The bond market in the United States is flashing a clear warning for risky assets like Bitcoin. The gap between 10-year and 2-year Treasury yields has narrowed to 28 basis points, the smallest difference since April 2025. This move, known as yield curve flattening, points to tighter monetary policy from the Federal Reserve, which usually means higher rates for a longer stretch.
Impact of Yield Curve Flattening on Bitcoin
A flat yield curve means the gap between short-term and long-term government bond yields gets smaller. That can point to two scenarios: either investors expect rates to stay high for longer in the near term, or they are pessimistic about long-term growth. The latest moves mostly suggest the first one, especially after the Fed sent a hawkish signal following its last meeting. That makes fixed-income investments more attractive than non-yielding assets like Bitcoin, which can pull capital out of the crypto market.
Fed Policy and Market Signals
The Federal Reserve is keeping rates steady for now, but the outlook has gotten tighter. The median rate forecast for 2026 was raised from 3.4% to 3.8%, and higher rates are also now priced in for 2027 and 2028. The Fed committee is split on what comes next, with members holding a wide range of views, from rate cuts to multiple hikes. This uncertain backdrop makes it tough for Bitcoin to kick off a strong bull market, especially since it does not generate direct interest income.
That same hawkish tone also weighed on U.S. spot markets: Bitcoin and ether ETFs saw outflows after rate expectations disappointed.

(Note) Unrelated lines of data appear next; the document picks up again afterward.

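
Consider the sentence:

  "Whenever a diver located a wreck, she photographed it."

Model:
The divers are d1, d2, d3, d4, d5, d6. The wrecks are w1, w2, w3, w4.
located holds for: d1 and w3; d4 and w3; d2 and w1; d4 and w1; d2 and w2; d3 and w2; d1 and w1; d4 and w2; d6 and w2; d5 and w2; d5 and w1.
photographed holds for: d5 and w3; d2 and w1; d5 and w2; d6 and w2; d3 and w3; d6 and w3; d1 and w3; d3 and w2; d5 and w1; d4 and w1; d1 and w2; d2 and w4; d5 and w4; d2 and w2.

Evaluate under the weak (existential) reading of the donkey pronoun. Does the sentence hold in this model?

"it" takes "a wreck" as antecedent — a donkey pronoun bound across the clause boundary.
Weak reading: every diver d with some located-wreck has at least one located-wreck w such that photographed(d,w).
Per diver: d1:✓  d2:✓  d3:✓  d4:✓  d5:✓  d6:✓
Every diver in the restrictor has a witness.

True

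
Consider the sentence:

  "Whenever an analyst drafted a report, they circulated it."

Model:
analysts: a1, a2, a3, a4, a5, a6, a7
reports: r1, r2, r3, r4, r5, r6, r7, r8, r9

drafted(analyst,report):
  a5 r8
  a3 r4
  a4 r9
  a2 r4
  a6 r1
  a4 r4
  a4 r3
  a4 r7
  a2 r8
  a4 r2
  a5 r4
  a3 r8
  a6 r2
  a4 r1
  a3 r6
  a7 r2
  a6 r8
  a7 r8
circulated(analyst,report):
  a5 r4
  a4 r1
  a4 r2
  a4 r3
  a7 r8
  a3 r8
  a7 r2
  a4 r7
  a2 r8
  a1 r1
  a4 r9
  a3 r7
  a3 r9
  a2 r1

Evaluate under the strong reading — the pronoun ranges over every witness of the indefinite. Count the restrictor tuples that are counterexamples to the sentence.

"it" takes "a report" as antecedent — a donkey pronoun bound across the clause boundary.
Strong reading: for every (a,r) with drafted(a,r), circulated(a,r).
Restrictor pairs: (a2,r4) ✗  (a2,r8) ✓  (a3,r4) ✗  (a3,r6) ✗  (a3,r8) ✓  (a4,r1) ✓  (a4,r2) ✓  (a4,r3) ✓  (a4,r4) ✗  (a4,r7) ✓  (a4,r9) ✓  (a5,r4) ✓  (a5,r8) ✗  (a6,r1) ✗  (a6,r2) ✗  (a6,r8) ✗  (a7,r2) ✓  (a7,r8) ✓
Counterexamples (restrictor pairs failing the scope): 8.

8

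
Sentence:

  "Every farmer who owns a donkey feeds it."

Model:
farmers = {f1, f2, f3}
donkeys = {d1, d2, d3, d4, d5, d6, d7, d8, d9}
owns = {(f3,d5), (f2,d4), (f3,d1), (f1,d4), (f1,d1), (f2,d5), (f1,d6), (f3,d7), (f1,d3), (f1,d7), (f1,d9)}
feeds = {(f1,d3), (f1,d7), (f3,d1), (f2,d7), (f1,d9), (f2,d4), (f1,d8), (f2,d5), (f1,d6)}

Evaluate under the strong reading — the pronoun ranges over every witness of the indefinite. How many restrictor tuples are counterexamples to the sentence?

4

"it" takes "a donkey" as antecedent — a donkey pronoun bound across the clause boundary.
Strong reading: for every (f,d) with owns(f,d), feeds(f,d).
Restrictor pairs: (f1,d1) ✗  (f1,d3) ✓  (f1,d4) ✗  (f1,d6) ✓  (f1,d7) ✓  (f1,d9) ✓  (f2,d4) ✓  (f2,d5) ✓  (f3,d1) ✓  (f3,d5) ✗  (f3,d7) ✗
Counterexamples (restrictor pairs failing the scope): 4.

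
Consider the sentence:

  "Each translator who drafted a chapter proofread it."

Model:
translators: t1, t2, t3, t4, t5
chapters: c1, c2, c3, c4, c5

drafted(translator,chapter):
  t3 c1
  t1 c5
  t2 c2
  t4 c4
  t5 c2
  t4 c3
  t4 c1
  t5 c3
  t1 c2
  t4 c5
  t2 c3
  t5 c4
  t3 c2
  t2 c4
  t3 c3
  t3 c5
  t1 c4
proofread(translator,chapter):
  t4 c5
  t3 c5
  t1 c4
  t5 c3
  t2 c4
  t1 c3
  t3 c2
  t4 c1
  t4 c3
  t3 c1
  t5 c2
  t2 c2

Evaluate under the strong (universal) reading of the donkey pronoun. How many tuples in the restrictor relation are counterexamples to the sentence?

6

"it" takes "a chapter" as antecedent — a donkey pronoun bound across the clause boundary.
Strong reading: for every (t,c) with drafted(t,c), proofread(t,c).
Restrictor pairs: (t1,c2) ✗  (t1,c4) ✓  (t1,c5) ✗  (t2,c2) ✓  (t2,c3) ✗  (t2,c4) ✓  (t3,c1) ✓  (t3,c2) ✓  (t3,c3) ✗  (t3,c5) ✓  (t4,c1) ✓  (t4,c3) ✓  (t4,c4) ✗  (t4,c5) ✓  (t5,c2) ✓  (t5,c3) ✓  (t5,c4) ✗
Counterexamples (restrictor pairs failing the scope): 6.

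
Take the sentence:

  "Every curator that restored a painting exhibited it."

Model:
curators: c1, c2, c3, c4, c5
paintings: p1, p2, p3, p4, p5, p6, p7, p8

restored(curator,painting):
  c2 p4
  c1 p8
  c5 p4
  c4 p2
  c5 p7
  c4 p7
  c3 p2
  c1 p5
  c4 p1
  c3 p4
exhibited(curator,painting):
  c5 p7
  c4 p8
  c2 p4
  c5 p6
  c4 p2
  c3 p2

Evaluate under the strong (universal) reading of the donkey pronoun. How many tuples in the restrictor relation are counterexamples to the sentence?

6

"it" takes "a painting" as antecedent — a donkey pronoun bound across the clause boundary.
Strong reading: for every (c,p) with restored(c,p), exhibited(c,p).
Restrictor pairs: (c1,p5) ✗  (c1,p8) ✗  (c2,p4) ✓  (c3,p2) ✓  (c3,p4) ✗  (c4,p1) ✗  (c4,p2) ✓  (c4,p7) ✗  (c5,p4) ✗  (c5,p7) ✓
Counterexamples (restrictor pairs failing the scope): 6.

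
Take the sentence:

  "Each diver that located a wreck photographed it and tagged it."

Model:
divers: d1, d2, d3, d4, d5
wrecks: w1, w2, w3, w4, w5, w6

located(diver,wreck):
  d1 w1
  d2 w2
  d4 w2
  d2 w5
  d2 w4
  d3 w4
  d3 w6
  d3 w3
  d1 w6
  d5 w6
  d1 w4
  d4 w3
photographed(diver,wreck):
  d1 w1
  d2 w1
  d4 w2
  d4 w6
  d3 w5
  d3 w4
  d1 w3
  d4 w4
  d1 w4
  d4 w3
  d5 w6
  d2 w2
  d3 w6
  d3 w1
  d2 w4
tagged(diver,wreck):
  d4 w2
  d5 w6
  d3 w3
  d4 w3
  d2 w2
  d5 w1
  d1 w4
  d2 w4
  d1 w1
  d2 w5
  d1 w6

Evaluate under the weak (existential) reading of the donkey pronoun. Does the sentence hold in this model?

"it" takes "a wreck" as antecedent — a donkey pronoun bound across the clause boundary.
Weak reading: every diver d with some located-wreck has at least one located-wreck w such that photographed(d,w) ∧ tagged(d,w).
Per diver: d1:✓  d2:✓  d3:✗  d4:✓  d5:✓
d3 has no witness among its located-wrecks.

False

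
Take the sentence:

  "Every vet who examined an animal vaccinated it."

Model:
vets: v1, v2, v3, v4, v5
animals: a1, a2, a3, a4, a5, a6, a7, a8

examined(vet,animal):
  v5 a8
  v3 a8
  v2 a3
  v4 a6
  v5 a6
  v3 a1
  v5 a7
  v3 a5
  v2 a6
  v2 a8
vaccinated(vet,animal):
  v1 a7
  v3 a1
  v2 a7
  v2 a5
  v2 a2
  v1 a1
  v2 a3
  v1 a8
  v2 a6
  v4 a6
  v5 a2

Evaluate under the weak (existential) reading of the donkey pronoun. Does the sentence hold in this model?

"it" takes "an animal" as antecedent — a donkey pronoun bound across the clause boundary.
Weak reading: every vet v with some examined-animal has at least one examined-animal a such that vaccinated(v,a).
Per vet: v2:✓  v3:✓  v4:✓  v5:✗
v5 has no witness among its examined-animals.

False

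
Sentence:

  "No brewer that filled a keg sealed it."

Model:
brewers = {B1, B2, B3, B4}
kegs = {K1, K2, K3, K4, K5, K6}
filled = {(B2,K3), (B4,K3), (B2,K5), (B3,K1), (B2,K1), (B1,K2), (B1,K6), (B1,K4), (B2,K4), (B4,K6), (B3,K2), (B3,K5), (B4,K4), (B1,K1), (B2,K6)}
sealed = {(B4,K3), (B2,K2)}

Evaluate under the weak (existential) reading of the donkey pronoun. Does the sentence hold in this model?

"it" takes "a keg" as antecedent — a donkey pronoun bound across the clause boundary.
Truth condition: for no (b,k) with filled(b,k) does sealed(b,k) hold.
Restrictor pairs — does the scope hold? (B1,K1):fails  (B1,K2):fails  (B1,K4):fails  (B1,K6):fails  (B2,K1):fails  (B2,K3):fails  (B2,K4):fails  (B2,K5):fails  (B2,K6):fails  (B3,K1):fails  (B3,K2):fails  (B3,K5):fails  (B4,K3):holds  (B4,K4):fails  (B4,K6):fails
Scope holds for 1 pair(s), so the sentence is false.

False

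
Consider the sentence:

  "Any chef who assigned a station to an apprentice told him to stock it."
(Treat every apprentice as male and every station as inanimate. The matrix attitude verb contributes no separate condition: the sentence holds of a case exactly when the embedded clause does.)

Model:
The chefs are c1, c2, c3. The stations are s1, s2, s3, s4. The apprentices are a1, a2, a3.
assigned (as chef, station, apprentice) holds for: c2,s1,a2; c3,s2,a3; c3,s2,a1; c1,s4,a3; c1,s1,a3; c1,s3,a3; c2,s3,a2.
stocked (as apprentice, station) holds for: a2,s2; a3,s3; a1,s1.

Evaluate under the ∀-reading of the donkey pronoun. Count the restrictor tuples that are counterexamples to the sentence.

6

"him" takes "an apprentice" as antecedent and "it" takes "a station"; both are donkey pronouns co-varying with the restrictor.
Strong reading: for every (c,s,a) with assigned(c,s,a), stocked(a,s).
Restrictor triples: (c1,s1,a3)→stocked(a3,s1) ✗  (c1,s3,a3)→stocked(a3,s3) ✓  (c1,s4,a3)→stocked(a3,s4) ✗  (c2,s1,a2)→stocked(a2,s1) ✗  (c2,s3,a2)→stocked(a2,s3) ✗  (c3,s2,a1)→stocked(a1,s2) ✗  (c3,s2,a3)→stocked(a3,s2) ✗
Counterexamples (restrictor triples failing the scope): 6.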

Why This Matters for European Crypto Investors
For European investors, this development could point to a period where Bitcoin stays under pressure from global rate trends. Since U.S. rates often affect global capital flows, keeping rates higher in the U.S. can influence how attractive crypto investments are worldwide. That may matter when it comes to judging risk and timing in the European crypto market.